/ 26 August 1997

Teenage bomber gets 40 years

TUESDAY, 3.30PM

NINETEEN-year-old Daniel Coetzee was sentenced on Tuesday to 40 years’ imprisonment for his part in the Christmas Eve Worcester double bombing, in which a woman and three children were killed and more than 50 people injured when two bombs exploded among Christmas shoppers in the Western Cape town.

Coetzee was on Monday convicted in the Cape Town High Court of four counts of murder, three of attempted murder and two charges of terrorism. Coetzee pleaded guilty to the murder and attempted murder charges, and admitted involvement in the double bombing.

Co-accused, Johannes van der Westhuizen, Nicolas Clifton Barnard and Abraham Myburgh have pleaded not guilty and will go on trial in the High Court next month.

The four men allegedly planted three bombs, one inside a shopping centre, another outside a pharmacy, and a third in a dam on the Ceres-Wolseley road, on December 24 last year.
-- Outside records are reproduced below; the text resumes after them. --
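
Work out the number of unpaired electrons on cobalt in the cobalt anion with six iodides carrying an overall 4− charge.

Summing ligand charges against the −4 overall charge gives an oxidation state of +2 for cobalt.
Co sits in group 9, so the d-electron count is 9 − 2 = 7.
The spin state decides the count: Iodide is a weak-field ligand for a first-row metal, so the complex is high-spin.
An octahedral high-spin d⁷ ion is t₂g⁵e_g², giving 3 unpaired electrons.

3 unpaired electrons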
Only the bombs at the supermarket and the pharmacy exploded.

Coetzee told the court he was an impressionable teenager when he took part in the bombings. Testifying in mitigation of sentence, he said the other three men belonged to a cult of white supremacists called the Israel Vision, which believes that anyone who is not white is an “animal of the field” and that was why they had “no scruples in murdering them”.